Il ragazzo sconosciuto si staccò solo per un secondo e guardò verso il divano, poi, come se niente fosse, riprese ad attaccare il collo del biondo.

"Chi è questo?" chiese Mike con tono alterato, alzandosi dal divano.

"Questo è uhm... il mio amico James" rispose poco convinto mentre passava una mano tra i capelli dell'altro.

"Jamie" biascicò il ragazzo in questione, correggendolo, per poi tornare a lasciargli baci sul collo.

"Giusto Jamie, noi andiamo in camera mia" si rivolse frettolosamente a Mike per poi prenderlo per mano e trascinarlo verso le scale.

"Cosa? No, Ethan torna qui!" lo richiamò il fratello con tono severo.

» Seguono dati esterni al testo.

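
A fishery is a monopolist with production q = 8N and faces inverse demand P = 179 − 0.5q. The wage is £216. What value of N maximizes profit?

Marginal revenue from the inverse demand is MR = 179 − q.
The marginal product is MP_N = 8.
A monopolist hires until marginal revenue product equals the wage: MR·MP_N = w.
(179 − 8N)·8 = 216, so N = 19.

N* = 19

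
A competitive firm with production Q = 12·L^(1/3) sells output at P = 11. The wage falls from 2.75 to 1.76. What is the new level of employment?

L* = 125

From P·MP_L = w with MP_L = 4·L^(-2/3), the labor demand is L(w) = (44/w)^(3/2).
At w = 2.75: L = 64. At w = 1.76: L = 125.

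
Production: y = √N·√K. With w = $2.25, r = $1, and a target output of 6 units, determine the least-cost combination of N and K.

N* = 4, K* = 9

Cost minimization requires the marginal rate of technical substitution to equal the input-price ratio: MP_N/MP_K = w/r.
Here MP_N/MP_K = (1/2)·(K/N)/(1/2) = (K/N). Setting this equal to 2.25/1 = 2.25 gives K = 2.25N.
Substituting into y = 6: N^(1/2)·(2.25N)^(1/2) = 6.
Solving, N = 4 and K = 9.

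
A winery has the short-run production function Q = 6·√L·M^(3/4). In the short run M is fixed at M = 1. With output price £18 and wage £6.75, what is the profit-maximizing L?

L* = 64

With M = 1, MP_L = (1/2)·6·L^(-1/2)·1^(3/4) = 3·L^(-1/2).
Profit maximization for a price taker requires P·MP_L = w: 18·3·L^(-1/2) = 6.75.
So L^(-1/2) = 0.125, which gives L = 64.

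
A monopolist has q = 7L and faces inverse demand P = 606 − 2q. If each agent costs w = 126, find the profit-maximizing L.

L* = 21

Marginal revenue from the inverse demand is MR = 606 − 4q.
The marginal product is MP_L = 7.
A monopolist hires until marginal revenue product equals the wage: MR·MP_L = w.
(606 − 28L)·7 = 126, so L = 21.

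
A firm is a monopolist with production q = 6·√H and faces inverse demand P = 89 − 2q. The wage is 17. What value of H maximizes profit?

Marginal revenue from the inverse demand is MR = 89 − 4q.
The marginal product is MP_H = 3·H^(-1/2).
A monopolist hires until marginal revenue product equals the wage: MR·MP_H = w.
At H, q = 6·√H. Substituting and solving: (89 − 24·√H)·3·H^(-1/2) = 17 gives H = 9.

H* = 9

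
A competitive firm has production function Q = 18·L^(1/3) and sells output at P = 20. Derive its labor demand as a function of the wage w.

L(w) = (120/w)^(3/2)

MP_L = (1/3)·18·L^(-2/3) = 6·L^(-2/3).
Setting P·MP_L = w: 120·L^(-2/3) = w.
Solving for L: L^(-2/3) = w/120, so L = (120/w)^(3/2).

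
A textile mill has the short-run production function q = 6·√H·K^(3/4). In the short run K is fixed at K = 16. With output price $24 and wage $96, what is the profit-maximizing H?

H* = 36

With K = 16, MP_H = (1/2)·6·H^(-1/2)·16^(3/4) = 24·H^(-1/2).
Profit maximization for a price taker requires P·MP_H = w: 24·24·H^(-1/2) = 96.
So H^(-1/2) = 1/6, which gives H = 36.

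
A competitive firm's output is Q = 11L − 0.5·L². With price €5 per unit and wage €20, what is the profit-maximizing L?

The marginal product of L is MP_L = 11 − L.
A price-taking firm hires until the value of the marginal product equals the wage: P·MP_L = w, so 5·(11 − L) = 20.
Then 11 − L = 4, giving L = 7.

L* = 7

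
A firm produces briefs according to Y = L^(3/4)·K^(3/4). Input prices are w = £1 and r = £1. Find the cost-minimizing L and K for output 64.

L* = 16, K* = 16

Cost minimization requires the marginal rate of technical substitution to equal the input-price ratio: MP_L/MP_K = w/r.
Here MP_L/MP_K = (3/4)·(K/L)/(3/4) = (K/L). Setting this equal to 1/1 = 1 gives K = L.
Substituting into Y = 64: L^(3/4)·(L)^(3/4) = 64.
Solving, L = 16 and K = 16.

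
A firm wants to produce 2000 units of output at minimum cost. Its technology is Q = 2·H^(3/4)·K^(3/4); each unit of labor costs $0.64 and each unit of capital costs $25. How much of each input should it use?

Cost minimization requires the marginal rate of technical substitution to equal the input-price ratio: MP_H/MP_K = w/r.
Here MP_H/MP_K = (3/4)·(K/H)/(3/4) = (K/H). Setting this equal to 0.64/25 = 0.0256 gives K = 0.0256H.
Substituting into Q = 2000: 2·H^(3/4)·(0.0256H)^(3/4) = 2000.
Solving, H = 625 and K = 16.

H* = 625, K* = 16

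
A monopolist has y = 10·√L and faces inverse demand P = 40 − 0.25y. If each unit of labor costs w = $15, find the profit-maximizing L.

L* = 25

Marginal revenue from the inverse demand is MR = 40 − 0.5y.
The marginal product is MP_L = 5·L^(-1/2).
A monopolist hires until marginal revenue product equals the wage: MR·MP_L = w.
At L, y = 10·√L. Substituting and solving: (40 − 5·√L)·5·L^(-1/2) = 15 gives L = 25.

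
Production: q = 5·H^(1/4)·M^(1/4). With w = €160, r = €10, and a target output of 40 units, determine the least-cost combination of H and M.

Cost minimization requires the marginal rate of technical substitution to equal the input-price ratio: MP_H/MP_M = w/r.
Here MP_H/MP_M = (1/4)·(M/H)/(1/4) = (M/H). Setting this equal to 160/10 = 16 gives M = 16H.
Substituting into q = 40: 5·H^(1/4)·(16H)^(1/4) = 40.
Solving, H = 16 and M = 256.

H* = 16, M* = 256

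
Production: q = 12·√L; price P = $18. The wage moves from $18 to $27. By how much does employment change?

ΔL = -20

From P·MP_L = w with MP_L = 6·L^(-1/2), the labor demand is L(w) = (108/w)^(2).
At w = 18: L = 36. At w = 27: L = 16.
ΔL = 16 − 36 = -20.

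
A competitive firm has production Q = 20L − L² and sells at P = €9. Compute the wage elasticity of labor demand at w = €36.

ε = -0.25

From P·MP_L = w with MP_L = 20 − 2L, labor demand is L(w) = (20 − w/9)/2.
dL/dw = −1/(18) = -1/18.
At w = 36, L = 8, so ε = (dL/dw)·(w/L) = (-1/18)·(36/8) = -0.25.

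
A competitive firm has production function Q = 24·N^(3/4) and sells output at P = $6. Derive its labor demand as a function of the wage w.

MP_N = (3/4)·24·N^(-1/4) = 18·N^(-1/4).
Setting P·MP_N = w: 108·N^(-1/4) = w.
Solving for N: N^(-1/4) = w/108, so N = (108/w)^(4).

N(w) = (108/w)^(4)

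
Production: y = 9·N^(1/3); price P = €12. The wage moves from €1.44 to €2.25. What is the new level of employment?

N* = 64

From P·MP_N = w with MP_N = 3·N^(-2/3), the labor demand is N(w) = (36/w)^(3/2).
At w = 1.44: N = 125. At w = 2.25: N = 64.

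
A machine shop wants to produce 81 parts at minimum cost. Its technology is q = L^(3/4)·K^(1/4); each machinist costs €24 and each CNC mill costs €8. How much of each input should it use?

L* = 81, K* = 81

Cost minimization requires the marginal rate of technical substitution to equal the input-price ratio: MP_L/MP_K = w/r.
Here MP_L/MP_K = (3/4)·(K/L)/(1/4) = 3·(K/L). Setting this equal to 24/8 = 3 gives K = L.
Substituting into q = 81: L^(3/4)·(L)^(1/4) = 81.
Solving, L = 81 and K = 81.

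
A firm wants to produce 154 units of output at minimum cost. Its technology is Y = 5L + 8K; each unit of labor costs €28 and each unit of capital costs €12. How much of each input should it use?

L* = 0, K* = 19.25

The inputs are perfect substitutes, so the firm uses whichever has the lower cost per unit of output.
Cost per unit of output via L is w/5 = 5.6; via K it is r/8 = 1.5. K is cheaper.
Producing Y = 154 with K alone: L = 0, K = 19.25.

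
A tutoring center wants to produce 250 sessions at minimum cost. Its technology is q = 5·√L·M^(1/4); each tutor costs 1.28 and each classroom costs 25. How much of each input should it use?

L* = 625, M* = 16

Cost minimization requires the marginal rate of technical substitution to equal the input-price ratio: MP_L/MP_M = w/r.
Here MP_L/MP_M = (1/2)·(M/L)/(1/4) = 2·(M/L). Setting this equal to 1.28/25 = 0.0512 gives M = 0.0256L.
Substituting into q = 250: 5·L^(1/2)·(0.0256L)^(1/4) = 250.
Solving, L = 625 and M = 16.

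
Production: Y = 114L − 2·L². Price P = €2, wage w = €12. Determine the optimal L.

L* = 27

The marginal product of L is MP_L = 114 − 4L.
A price-taking firm hires until the value of the marginal product equals the wage: P·MP_L = w, so 2·(114 − 4L) = 12.
Then 114 − 4L = 6, giving L = 27.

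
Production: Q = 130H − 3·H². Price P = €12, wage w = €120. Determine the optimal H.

The marginal product of H is MP_H = 130 − 6H.
A price-taking firm hires until the value of the marginal product equals the wage: P·MP_H = w, so 12·(130 − 6H) = 120.
Then 130 − 6H = 10, giving H = 20.

H* = 20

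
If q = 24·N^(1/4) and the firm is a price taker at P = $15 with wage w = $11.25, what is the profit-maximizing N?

MP_N = (1/4)·24·N^(-3/4) = 6·N^(-3/4).
Profit maximization for a price taker requires P·MP_N = w: 15·6·N^(-3/4) = 11.25.
So N^(-3/4) = 0.125, which gives N = 16.

N* = 16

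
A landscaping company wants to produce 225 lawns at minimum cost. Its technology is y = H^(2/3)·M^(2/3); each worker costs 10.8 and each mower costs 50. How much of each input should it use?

Cost minimization requires the marginal rate of technical substitution to equal the input-price ratio: MP_H/MP_M = w/r.
Here MP_H/MP_M = (2/3)·(M/H)/(2/3) = (M/H). Setting this equal to 10.8/50 = 0.216 gives M = 0.216H.
Substituting into y = 225: H^(2/3)·(0.216H)^(2/3) = 225.
Solving, H = 125 and M = 27.

H* = 125, M* = 27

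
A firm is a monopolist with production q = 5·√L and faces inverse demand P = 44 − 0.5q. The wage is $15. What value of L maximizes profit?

Marginal revenue from the inverse demand is MR = 44 − q.
The marginal product is MP_L = 2.5·L^(-1/2).
A monopolist hires until marginal revenue product equals the wage: MR·MP_L = w.
At L, q = 5·√L. Substituting and solving: (44 − 5·√L)·2.5·L^(-1/2) = 15 gives L = 16.

L* = 16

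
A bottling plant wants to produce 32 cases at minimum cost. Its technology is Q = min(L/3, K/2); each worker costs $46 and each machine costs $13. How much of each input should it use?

With a fixed-proportions technology, the cost-minimizing bundle uses no slack in either input: L/3 = K/2 = Q.
So L = 3·32 = 96 and K = 2·32 = 64.

L* = 96, K* = 64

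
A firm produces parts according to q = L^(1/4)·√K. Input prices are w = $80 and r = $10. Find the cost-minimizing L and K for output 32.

Cost minimization requires the marginal rate of technical substitution to equal the input-price ratio: MP_L/MP_K = w/r.
Here MP_L/MP_K = (1/4)·(K/L)/(1/2) = 0.5·(K/L). Setting this equal to 80/10 = 8 gives K = 16L.
Substituting into q = 32: L^(1/4)·(16L)^(1/2) = 32.
Solving, L = 16 and K = 256.

L* = 16, K* = 256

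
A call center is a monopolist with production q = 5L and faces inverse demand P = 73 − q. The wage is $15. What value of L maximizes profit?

L* = 7

Marginal revenue from the inverse demand is MR = 73 − 2q.
The marginal product is MP_L = 5.
A monopolist hires until marginal revenue product equals the wage: MR·MP_L = w.
(73 − 10L)·5 = 15, so L = 7.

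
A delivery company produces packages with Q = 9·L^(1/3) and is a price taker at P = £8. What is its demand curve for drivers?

L(w) = (24/w)^(3/2)

MP_L = (1/3)·9·L^(-2/3) = 3·L^(-2/3).
Setting P·MP_L = w: 24·L^(-2/3) = w.
Solving for L: L^(-2/3) = w/24, so L = (24/w)^(3/2).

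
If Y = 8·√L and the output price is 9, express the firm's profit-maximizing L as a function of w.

MP_L = (1/2)·8·L^(-1/2) = 4·L^(-1/2).
Setting P·MP_L = w: 36·L^(-1/2) = w.
Solving for L: L^(-1/2) = w/36, so L = (36/w)^(2).

L(w) = 1296/w²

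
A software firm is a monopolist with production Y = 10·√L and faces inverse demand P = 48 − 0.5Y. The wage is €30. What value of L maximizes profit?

L* = 9

Marginal revenue from the inverse demand is MR = 48 − Y.
The marginal product is MP_L = 5·L^(-1/2).
A monopolist hires until marginal revenue product equals the wage: MR·MP_L = w.
At L, Y = 10·√L. Substituting and solving: (48 − 10·√L)·5·L^(-1/2) = 30 gives L = 9.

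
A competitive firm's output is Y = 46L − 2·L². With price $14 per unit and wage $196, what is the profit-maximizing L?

The marginal product of L is MP_L = 46 − 4L.
A price-taking firm hires until the value of the marginal product equals the wage: P·MP_L = w, so 14·(46 − 4L) = 196.
Then 46 − 4L = 14, giving L = 8.

L* = 8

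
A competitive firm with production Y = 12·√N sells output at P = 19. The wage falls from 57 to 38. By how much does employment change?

ΔN = 5

From P·MP_N = w with MP_N = 6·N^(-1/2), the labor demand is N(w) = (114/w)^(2).
At w = 57: N = 4. At w = 38: N = 9.
ΔN = 9 − 4 = 5.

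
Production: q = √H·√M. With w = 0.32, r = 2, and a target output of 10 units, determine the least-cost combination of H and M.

H* = 25, M* = 4

Cost minimization requires the marginal rate of technical substitution to equal the input-price ratio: MP_H/MP_M = w/r.
Here MP_H/MP_M = (1/2)·(M/H)/(1/2) = (M/H). Setting this equal to 0.32/2 = 0.16 gives M = 0.16H.
Substituting into q = 10: H^(1/2)·(0.16H)^(1/2) = 10.
Solving, H = 25 and M = 4.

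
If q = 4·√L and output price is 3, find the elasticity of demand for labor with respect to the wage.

MP_L = (1/2)·4·L^(-1/2), so P·MP_L = w gives 6·L^(-1/2) = w.
Solving, L(w) = (6/w)^(2). This is a constant-elasticity form: L ∝ w^(−2), so ε = −2.

ε = -2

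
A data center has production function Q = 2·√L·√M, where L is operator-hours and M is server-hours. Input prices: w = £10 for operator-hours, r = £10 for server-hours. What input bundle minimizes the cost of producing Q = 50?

Cost minimization requires the marginal rate of technical substitution to equal the input-price ratio: MP_L/MP_M = w/r.
Here MP_L/MP_M = (1/2)·(M/L)/(1/2) = (M/L). Setting this equal to 10/10 = 1 gives M = L.
Substituting into Q = 50: 2·L^(1/2)·(L)^(1/2) = 50.
Solving, L = 25 and M = 25.

L* = 25, M* = 25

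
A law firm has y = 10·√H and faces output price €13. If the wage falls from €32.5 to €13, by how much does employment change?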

Nate non poteva certo biasimarlo, anche lui sarebbe stato a dir poco infastidito se avesse visto sua sorella pomiciare con un ragazzo di fronte a lui e poi portarselo in camera a fare chissà cosa.

Ma Ethan sembrò non averlo nemmeno sentito, salì quasi di corsa le scale ed entrò nella sua stanza insieme al suddetto Jamie, sbattendo la porta per la foga.

Mike si girò verso Nate con la bocca spalancata e un'espressione incredula e un po' alterata in viso.

"Beh, direi che l'ha accettata in fretta la sua omosessualità" fu l'unica cosa che Nate riuscì a dire, per poi scoppiare a ridere sotto lo sguardo scocciato del suo migliore amico.